The heterogeneous interaction of NO2 on decane and hexane soot generated in the laboratory was examined in a Knudsen reactor. Two different types of soot were produced using both fuels: Soot originating from a rich flame at a high fuel/oxygen ratio (‘grey’ soot) and soot generated from a lean flame at a low fuel/oxygen ratio (‘ black’ soot). The fuel/oxygen ratio is a key parameter influencing the conversion yields of NO2 into nitrous acid (HONO) and NO. For both types of soot a reaction mechanism was developed in which NO2 is first converted into HONO by a redox mechanism. For soot originating from a rich flame HONO is released at yields of up to 100% whereas decomposition of HONO on the surface of soot generated in a lean flame leads to significantly reduced HONO yields. HONO decomposes to NO which is instantaneously released and NO2 formed on a longer timescale. In addition, there is an adsorption pathway for both types of soot which leads to irreversible removal of NO2. Soot from a rich flame showed a HONO production of 4 × 1016 molecule mg−1 for both hexane and decane soot for a NO2 concentration of 7.6 × 1012 molecule cm−3 integrated over 20 min. In contrast, hexane and decane soot generated in a lean flame do not form significant amounts of HONO. Instead, 2.7 × 1017 molecule mg−1 of NO at a NO2 concentration of 1.5 × 1014 molecule cm−3 are observed.
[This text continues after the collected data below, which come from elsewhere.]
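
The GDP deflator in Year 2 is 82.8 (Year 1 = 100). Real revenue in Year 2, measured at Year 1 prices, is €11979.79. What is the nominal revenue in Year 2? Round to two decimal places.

Nominal = Real × (Index/100) = 11979.79 × (82.8/100)
        = 11979.79 × 0.828 = 9919.2661

9919.27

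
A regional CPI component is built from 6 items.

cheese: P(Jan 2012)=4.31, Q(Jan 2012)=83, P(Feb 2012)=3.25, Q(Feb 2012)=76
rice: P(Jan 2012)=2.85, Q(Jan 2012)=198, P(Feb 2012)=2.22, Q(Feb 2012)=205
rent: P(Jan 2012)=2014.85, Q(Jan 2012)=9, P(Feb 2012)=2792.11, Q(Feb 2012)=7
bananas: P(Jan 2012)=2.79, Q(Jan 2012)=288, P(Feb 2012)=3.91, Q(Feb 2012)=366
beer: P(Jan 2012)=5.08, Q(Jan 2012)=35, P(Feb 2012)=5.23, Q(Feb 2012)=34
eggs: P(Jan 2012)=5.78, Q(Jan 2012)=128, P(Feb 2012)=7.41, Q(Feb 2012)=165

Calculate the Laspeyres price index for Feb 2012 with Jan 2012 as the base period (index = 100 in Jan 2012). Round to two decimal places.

135.23

Laspeyres price index uses base-period quantities as weights.
ΣP(Feb 2012)·Q(Jan 2012) = 3.25×83 + 2.22×198 + 2792.11×9 + 3.91×288 + 5.23×35 + 7.41×128 = 269.75 + 439.56 + 25128.99 + 1126.08 + 183.05 + 948.48 = 28095.91
ΣP(Jan 2012)·Q(Jan 2012) = 4.31×83 + 2.85×198 + 2014.85×9 + 2.79×288 + 5.08×35 + 5.78×128 = 357.73 + 564.3 + 18133.65 + 803.52 + 177.8 + 739.84 = 20776.84
Index = 28095.91 / 20776.84 × 100 = 135.2271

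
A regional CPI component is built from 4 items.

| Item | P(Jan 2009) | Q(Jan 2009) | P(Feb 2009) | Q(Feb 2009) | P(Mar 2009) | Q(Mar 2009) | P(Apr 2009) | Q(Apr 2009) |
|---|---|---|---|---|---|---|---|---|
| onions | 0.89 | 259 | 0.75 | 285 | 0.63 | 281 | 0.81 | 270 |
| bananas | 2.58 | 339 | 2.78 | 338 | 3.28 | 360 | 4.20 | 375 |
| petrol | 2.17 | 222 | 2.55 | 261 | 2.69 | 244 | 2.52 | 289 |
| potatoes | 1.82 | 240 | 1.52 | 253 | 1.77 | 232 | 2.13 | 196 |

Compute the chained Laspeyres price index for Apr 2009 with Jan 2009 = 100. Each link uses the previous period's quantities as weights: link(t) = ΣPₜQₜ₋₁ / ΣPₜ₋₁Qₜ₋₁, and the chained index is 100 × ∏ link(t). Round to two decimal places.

Link Jan 2009→Feb 2009:
ΣP(Feb 2009)Q(Jan 2009) = 0.75×259 + 2.78×339 + 2.55×222 + 1.52×240 = 194.25 + 942.42 + 566.1 + 364.8 = 2067.57
ΣP(Jan 2009)Q(Jan 2009) = 0.89×259 + 2.58×339 + 2.17×222 + 1.82×240 = 230.51 + 874.62 + 481.74 + 436.8 = 2023.67
link = 2067.57/2023.67 = 1.021693
Link Feb 2009→Mar 2009:
ΣP(Mar 2009)Q(Feb 2009) = 0.63×285 + 3.28×338 + 2.69×261 + 1.77×253 = 179.55 + 1108.64 + 702.09 + 447.81 = 2438.09
ΣP(Feb 2009)Q(Feb 2009) = 0.75×285 + 2.78×338 + 2.55×261 + 1.52×253 = 213.75 + 939.64 + 665.55 + 384.56 = 2203.5
link = 2438.09/2203.5 = 1.106462
Link Mar 2009→Apr 2009:
ΣP(Apr 2009)Q(Mar 2009) = 0.81×281 + 4.20×360 + 2.52×244 + 2.13×232 = 227.61 + 1512 + 614.88 + 494.16 = 2848.65
ΣP(Mar 2009)Q(Mar 2009) = 0.63×281 + 3.28×360 + 2.69×244 + 1.77×232 = 177.03 + 1180.8 + 656.36 + 410.64 = 2424.83
link = 2848.65/2424.83 = 1.174783
Chained index = 100 × 1.021693 × 1.106462 × 1.174783 = 132.8052

132.81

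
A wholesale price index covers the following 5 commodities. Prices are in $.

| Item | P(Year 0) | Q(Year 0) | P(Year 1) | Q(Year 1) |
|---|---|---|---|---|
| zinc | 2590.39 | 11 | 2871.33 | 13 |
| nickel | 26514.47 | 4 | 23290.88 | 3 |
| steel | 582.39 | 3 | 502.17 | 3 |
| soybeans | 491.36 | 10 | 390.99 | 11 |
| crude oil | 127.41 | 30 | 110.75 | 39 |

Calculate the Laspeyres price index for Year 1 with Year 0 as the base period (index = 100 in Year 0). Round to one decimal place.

Laspeyres price index uses base-period quantities as weights.
ΣP(Year 1)·Q(Year 0) = 2871.33×11 + 23290.88×4 + 502.17×3 + 390.99×10 + 110.75×30 = 31584.63 + 93163.52 + 1506.51 + 3909.9 + 3322.5 = 133487.06
ΣP(Year 0)·Q(Year 0) = 2590.39×11 + 26514.47×4 + 582.39×3 + 491.36×10 + 127.41×30 = 28494.29 + 106057.88 + 1747.17 + 4913.6 + 3822.3 = 145035.24
Index = 133487.06 / 145035.24 × 100 = 92.0377

92.0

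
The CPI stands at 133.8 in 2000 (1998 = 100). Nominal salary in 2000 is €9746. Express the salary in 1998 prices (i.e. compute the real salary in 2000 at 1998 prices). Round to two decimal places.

7284.01

Real = Nominal ÷ (Index/100) = 9746 ÷ (133.8/100)
     = 9746 ÷ 1.338 = 7284.0060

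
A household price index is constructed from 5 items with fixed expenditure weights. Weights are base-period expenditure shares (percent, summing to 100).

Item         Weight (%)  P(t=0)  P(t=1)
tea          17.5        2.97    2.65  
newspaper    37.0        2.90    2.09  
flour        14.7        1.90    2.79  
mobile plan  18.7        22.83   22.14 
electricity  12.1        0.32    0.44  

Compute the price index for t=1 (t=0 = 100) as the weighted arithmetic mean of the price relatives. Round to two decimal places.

tea: 17.5 × (2.65/2.97) = 17.5 × 0.892256 = 15.6145
newspaper: 37.0 × (2.09/2.90) = 37.0 × 0.720690 = 26.6655
flour: 14.7 × (2.79/1.90) = 14.7 × 1.468421 = 21.5858
mobile plan: 18.7 × (22.14/22.83) = 18.7 × 0.969777 = 18.1348
electricity: 12.1 × (0.44/0.32) = 12.1 × 1.375000 = 16.6375
Index = Σ wᵢ·(p₁ᵢ/p₀ᵢ) = 15.6145 + 26.6655 + 21.5858 + 18.1348 + 16.6375 = 98.6381

98.64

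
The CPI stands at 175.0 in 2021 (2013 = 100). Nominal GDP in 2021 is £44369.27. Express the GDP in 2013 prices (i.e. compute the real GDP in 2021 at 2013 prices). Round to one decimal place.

Real = Nominal ÷ (Index/100) = 44369.27 ÷ (175.0/100)
     = 44369.27 ÷ 1.750 = 25353.8686

25353.9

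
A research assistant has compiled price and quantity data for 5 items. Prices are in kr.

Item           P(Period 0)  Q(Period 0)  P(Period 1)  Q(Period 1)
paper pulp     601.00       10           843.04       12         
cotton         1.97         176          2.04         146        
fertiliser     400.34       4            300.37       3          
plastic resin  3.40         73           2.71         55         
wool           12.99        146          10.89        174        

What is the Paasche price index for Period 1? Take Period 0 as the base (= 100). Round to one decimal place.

Paasche price index uses current-period quantities as weights.
ΣP(Period 1)·Q(Period 1) = 843.04×12 + 2.04×146 + 300.37×3 + 2.71×55 + 10.89×174 = 10116.48 + 297.84 + 901.11 + 149.05 + 1894.86 = 13359.34
ΣP(Period 0)·Q(Period 1) = 601.00×12 + 1.97×146 + 400.34×3 + 3.40×55 + 12.99×174 = 7212 + 287.62 + 1201.02 + 187 + 2260.26 = 11147.9
Index = 13359.34 / 11147.9 × 100 = 119.8373

119.8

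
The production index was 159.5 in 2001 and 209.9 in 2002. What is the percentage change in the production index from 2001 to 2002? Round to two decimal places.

31.60%

Change = (209.9 − 159.5) / 159.5 × 100
       = 50.4 / 159.5 × 100 = 31.5987%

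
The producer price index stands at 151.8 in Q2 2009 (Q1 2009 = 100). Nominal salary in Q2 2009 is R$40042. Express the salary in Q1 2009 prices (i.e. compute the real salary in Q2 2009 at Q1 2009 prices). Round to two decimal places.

26378.13

Real = Nominal ÷ (Index/100) = 40042 ÷ (151.8/100)
     = 40042 ÷ 1.518 = 26378.1291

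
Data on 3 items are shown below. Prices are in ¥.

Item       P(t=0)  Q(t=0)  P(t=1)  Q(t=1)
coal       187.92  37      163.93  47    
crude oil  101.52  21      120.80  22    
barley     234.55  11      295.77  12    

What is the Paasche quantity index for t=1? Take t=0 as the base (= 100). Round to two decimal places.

Paasche quantity index uses current-period prices as weights.
ΣP(t=1)·Q(t=1) = 163.93×47 + 120.80×22 + 295.77×12 = 7704.71 + 2657.6 + 3549.24 = 13911.55
ΣP(t=1)·Q(t=0) = 163.93×37 + 120.80×21 + 295.77×11 = 6065.41 + 2536.8 + 3253.47 = 11855.68
Index = 13911.55 / 11855.68 × 100 = 117.3408

117.34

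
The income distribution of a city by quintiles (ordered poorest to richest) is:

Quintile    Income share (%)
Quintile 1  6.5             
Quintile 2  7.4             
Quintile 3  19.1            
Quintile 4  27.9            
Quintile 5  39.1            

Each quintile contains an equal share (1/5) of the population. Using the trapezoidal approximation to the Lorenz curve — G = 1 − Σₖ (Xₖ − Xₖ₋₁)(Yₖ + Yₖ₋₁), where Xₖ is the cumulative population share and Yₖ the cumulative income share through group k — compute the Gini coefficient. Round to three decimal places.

Cumulative income shares Yₖ: 0.0650, 0.1390, 0.3300, 0.6090, 1.0000
Σ (Xₖ−Xₖ₋₁)(Yₖ+Yₖ₋₁) = (1/5)(0.0650+0.0000) + (1/5)(0.1390+0.0650) + (1/5)(0.3300+0.1390) + (1/5)(0.6090+0.3300) + (1/5)(1.0000+0.6090)
  = 0.0130 + 0.0408 + 0.0938 + 0.1878 + 0.3218 = 0.6572
G = 1 − 0.6572 = 0.3428

0.343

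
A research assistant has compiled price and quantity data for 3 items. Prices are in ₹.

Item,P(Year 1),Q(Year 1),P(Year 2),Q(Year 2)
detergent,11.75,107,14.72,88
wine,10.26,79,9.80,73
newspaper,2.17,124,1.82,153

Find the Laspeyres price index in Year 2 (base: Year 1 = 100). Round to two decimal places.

Laspeyres price index uses base-period quantities as weights.
ΣP(Year 2)·Q(Year 1) = 14.72×107 + 9.80×79 + 1.82×124 = 1575.04 + 774.2 + 225.68 = 2574.92
ΣP(Year 1)·Q(Year 1) = 11.75×107 + 10.26×79 + 2.17×124 = 1257.25 + 810.54 + 269.08 = 2336.87
Index = 2574.92 / 2336.87 × 100 = 110.1867

110.19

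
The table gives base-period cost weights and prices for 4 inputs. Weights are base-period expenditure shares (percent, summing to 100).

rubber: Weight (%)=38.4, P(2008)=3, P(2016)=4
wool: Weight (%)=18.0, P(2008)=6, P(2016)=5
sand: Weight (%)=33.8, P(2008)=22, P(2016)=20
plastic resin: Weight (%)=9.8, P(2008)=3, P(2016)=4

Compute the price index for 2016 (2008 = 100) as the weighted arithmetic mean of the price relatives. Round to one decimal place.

110.0

rubber: 38.4 × (4/3) = 38.4 × 1.333333 = 51.2000
wool: 18.0 × (5/6) = 18.0 × 0.833333 = 15.0000
sand: 33.8 × (20/22) = 33.8 × 0.909091 = 30.7273
plastic resin: 9.8 × (4/3) = 9.8 × 1.333333 = 13.0667
Index = Σ wᵢ·(p₁ᵢ/p₀ᵢ) = 51.2000 + 15.0000 + 30.7273 + 13.0667 = 109.9939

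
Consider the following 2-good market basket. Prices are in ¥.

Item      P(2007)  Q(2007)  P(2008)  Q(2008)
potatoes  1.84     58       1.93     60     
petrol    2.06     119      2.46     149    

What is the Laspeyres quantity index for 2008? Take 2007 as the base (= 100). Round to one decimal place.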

Initial uptake coefficients (γ0) of up to 0.1 were measured for both types of soot. However, with increasing amounts of NO2 taken up, γ quickly decreases owing to saturation. After an uptake of 8 × 1013 molecule cm−2 of NO2, γ drops to 3 × 10−7 (‘grey’ decane soot) and 6 × 10−7 (‘black’ decane soot), respectively. A Soxhlet extraction of decane soot from a rich flame using tetrahydrofuran as a solvent also produced HONO on interaction with NO2 after evaporation of the solvent. This observation suggests that the compounds that are responsible for HONO production are part of the transferable organic fraction that is condensed on the elemental carbon backbone structure of soot.